The second stage on the congested highway leads immigrants outside their community and into the hands of government agencies providing career advice. With renewed hope to live in such a wonderful country that provides free advice and seminars to new professionals with their career search. However, other than changing advisors, the advice received though slightly different seems very similar. The message has now evolved to, “it’s tough, but you should take any job to get started. Work hard you will get ahead at the company”. The message, though disguised still says “you have to start at the bottom.”
It’s tough to say this, but the motive of Government is focused on ensuring that the least amount of people collect social welfare or unemployment insurance not ensuring that you get the right job at the right field at the right level. That is a personal responsibility that should be within each one of us.
I make this statement whenever I talk to newcomers frustrated with their job search in Canada. I tell them, “If I moved to your country I would not find 50 Canadians that had not succeeded and take their advice on to get a great job. I would also not go to the government of your country and expect them to get me a job at my level of career in Canada” That is however exactly the road that they have traveled.
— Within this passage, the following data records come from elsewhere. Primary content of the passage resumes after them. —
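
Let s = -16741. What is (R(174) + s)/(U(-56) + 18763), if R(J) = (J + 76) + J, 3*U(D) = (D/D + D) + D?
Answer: -5439/6242 ≈ -0.87136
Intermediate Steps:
U(D) = ⅓ + 2*D/3 (U(D) = ((D/D + D) + D)/3 = ((1 + D) + D)/3 = (1 + 2*D)/3 = ⅓ + 2*D/3)
R(J) = 76 + 2*J (R(J) = (76 + J) + J = 76 + 2*J)
(R(174) + s)/(U(-56) + 18763) = ((76 + 2*174) - 16741)/((⅓ + (⅔)*(-56)) + 18763) = ((76 + 348) - 16741)/((⅓ - 112/3) + 18763) = (424 - 16741)/(-37 + 18763) = -16317/18726 = -16317*1/18726 = -5439/6242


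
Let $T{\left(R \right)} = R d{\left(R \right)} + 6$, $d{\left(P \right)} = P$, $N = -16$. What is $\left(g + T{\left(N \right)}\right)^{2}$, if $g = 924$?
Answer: $1406596$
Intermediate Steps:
$T{\left(R \right)} = 6 + R^{2}$ ($T{\left(R \right)} = R R + 6 = R^{2} + 6 = 6 + R^{2}$)
$\left(g + T{\left(N \right)}\right)^{2} = \left(924 + \left(6 + \left(-16\right)^{2}\right)\right)^{2} = \left(924 + \left(6 + 256\right)\right)^{2} = \left(924 + 262\right)^{2} = 1186^{2} = 1406596$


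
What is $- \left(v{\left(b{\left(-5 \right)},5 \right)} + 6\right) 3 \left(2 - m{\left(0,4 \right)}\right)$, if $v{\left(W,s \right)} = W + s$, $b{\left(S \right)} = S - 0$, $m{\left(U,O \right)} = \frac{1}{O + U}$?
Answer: $- \frac{63}{2} \approx -31.5$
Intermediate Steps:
$b{\left(S \right)} = S$ ($b{\left(S \right)} = S + 0 = S$)
$- \left(v{\left(b{\left(-5 \right)},5 \right)} + 6\right) 3 \left(2 - m{\left(0,4 \right)}\right) = - \left(\left(-5 + 5\right) + 6\right) 3 \left(2 - \frac{1}{4 + 0}\right) = - \left(0 + 6\right) 3 \left(2 - \frac{1}{4}\right) = - 6 \cdot 3 \left(2 - \frac{1}{4}\right) = \left(-1\right) 18 \left(2 - \frac{1}{4}\right) = \left(-18\right) \frac{7}{4} = - \frac{63}{2}$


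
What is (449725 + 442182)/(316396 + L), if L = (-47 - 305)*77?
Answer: 891907/289292 ≈ 3.0831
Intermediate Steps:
L = -27104 (L = -352*77 = -27104)
(449725 + 442182)/(316396 + L) = (449725 + 442182)/(316396 - 27104) = 891907/289292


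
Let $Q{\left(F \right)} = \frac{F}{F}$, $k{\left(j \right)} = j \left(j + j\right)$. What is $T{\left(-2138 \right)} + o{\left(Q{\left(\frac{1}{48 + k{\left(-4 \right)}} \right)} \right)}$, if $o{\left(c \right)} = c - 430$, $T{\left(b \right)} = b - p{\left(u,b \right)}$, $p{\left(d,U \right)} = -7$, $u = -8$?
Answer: $-2560$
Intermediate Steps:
$k{\left(j \right)} = 2 j^{2}$ ($k{\left(j \right)} = j 2 j = 2 j^{2}$)
$Q{\left(F \right)} = 1$
$T{\left(b \right)} = 7 + b$ ($T{\left(b \right)} = b - -7 = b + 7 = 7 + b$)
$o{\left(c \right)} = -430 + c$
$T{\left(-2138 \right)} + o{\left(Q{\left(\frac{1}{48 + k{\left(-4 \right)}} \right)} \right)} = \left(7 - 2138\right) + \left(-430 + 1\right) = -2131 - 429 = -2560$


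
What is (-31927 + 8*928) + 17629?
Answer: -6874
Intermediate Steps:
(-31927 + 8*928) + 17629 = (-31927 + 7424) + 17629 = -24503 + 17629 = -6874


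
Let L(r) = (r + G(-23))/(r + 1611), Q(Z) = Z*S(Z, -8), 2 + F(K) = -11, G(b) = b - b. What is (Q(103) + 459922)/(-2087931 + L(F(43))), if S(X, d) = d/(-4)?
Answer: -735284544/3336513751 ≈ -0.22038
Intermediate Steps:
G(b) = 0
F(K) = -13 (F(K) = -2 - 11 = -13)
S(X, d) = -d/4 (S(X, d) = d*(-¼) = -d/4)
Q(Z) = 2*Z (Q(Z) = Z*(-¼*(-8)) = Z*2 = 2*Z)
L(r) = r/(1611 + r) (L(r) = (r + 0)/(r + 1611) = r/(1611 + r))
(Q(103) + 459922)/(-2087931 + L(F(43))) = (2*103 + 459922)/(-2087931 - 13/(1611 - 13)) = (206 + 459922)/(-2087931 - 13/1598) = 460128/(-2087931 - 13*1/1598) = 460128/(-2087931 - 13/1598) = 460128/(-3336513751/1598) = 460128*(-1598/3336513751) = -735284544/3336513751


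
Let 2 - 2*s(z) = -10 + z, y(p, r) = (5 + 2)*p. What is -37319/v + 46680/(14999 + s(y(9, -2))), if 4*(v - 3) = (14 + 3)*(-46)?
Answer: 2271127786/11529595 ≈ 196.98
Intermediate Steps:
y(p, r) = 7*p
v = -385/2 (v = 3 + ((14 + 3)*(-46))/4 = 3 + (17*(-46))/4 = 3 + (¼)*(-782) = 3 - 391/2 = -385/2 ≈ -192.50)
s(z) = 6 - z/2 (s(z) = 1 - (-10 + z)/2 = 1 + (5 - z/2) = 6 - z/2)
-37319/v + 46680/(14999 + s(y(9, -2))) = -37319/(-385/2) + 46680/(14999 + (6 - 7*9/2)) = -37319*(-2/385) + 46680/(14999 + (6 - ½*63)) = 74638/385 + 46680/(14999 + (6 - 63/2)) = 74638/385 + 46680/(14999 - 51/2) = 74638/385 + 46680/(29947/2) = 74638/385 + 46680*(2/29947) = 74638/385 + 93360/29947 = 2271127786/11529595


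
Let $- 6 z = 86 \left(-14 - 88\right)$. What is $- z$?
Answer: $-1462$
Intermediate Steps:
$z = 1462$ ($z = - \frac{86 \left(-14 - 88\right)}{6} = - \frac{86 \left(-102\right)}{6} = \left(- \frac{1}{6}\right) \left(-8772\right) = 1462$)
$- z = \left(-1\right) 1462 = -1462$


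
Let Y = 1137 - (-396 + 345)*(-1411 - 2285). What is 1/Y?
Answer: -1/187359 ≈ -5.3373e-6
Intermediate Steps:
Y = -187359 (Y = 1137 - (-51)*(-3696) = 1137 - 1*188496 = 1137 - 188496 = -187359)
1/Y = 1/(-187359) = -1/187359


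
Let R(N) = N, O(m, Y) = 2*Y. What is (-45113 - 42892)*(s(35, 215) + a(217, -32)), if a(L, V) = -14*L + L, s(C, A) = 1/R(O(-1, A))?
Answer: 21350523429/86 ≈ 2.4826e+8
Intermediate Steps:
s(C, A) = 1/(2*A)
a(L, V) = -13*L
(-45113 - 42892)*(s(35, 215) + a(217, -32)) = (-45113 - 42892)*((1/2)/215 - 13*217) = -88005*((1/2)*(1/215) - 2821) = -88005*(1/430 - 2821) = -88005*(-1213029/430) = 21350523429/86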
The right road or the highway is a little tougher to get on. I have worked with many successful immigrants to Canada that have secured wonderful careers. Here’s what they did to get on the career highway:
• They did not go only into their community.
• They made a conscious and strategic effort to build friends, relations and networks with all Canadians.
• They sought advice from those within and outside of their community that succeeded in Canada. They networked and left the comfort zone of their communities, joining organizations like to Board of Trade.
• They stayed away from negative or pessimistic influences trying to tell them how tough or impossible it is to achieve success in Canada.
• They sought out professional career counseling from many sources and made an investment to get the right help. They practiced English several hours a day.
• They developed marketing material to promote their skills. Focusing on what they could do for companies in Canada, not focusing on what they did in the past. (This really helps to minimize the “you’ve got no Canadian experience rejection.”)
This advice is not easy to implement, that is why the right road is empty. It takes courage in doing what other in your community don’t do. If you are frustrated with your Career Journey in Canada, ask yourself, what road are you on.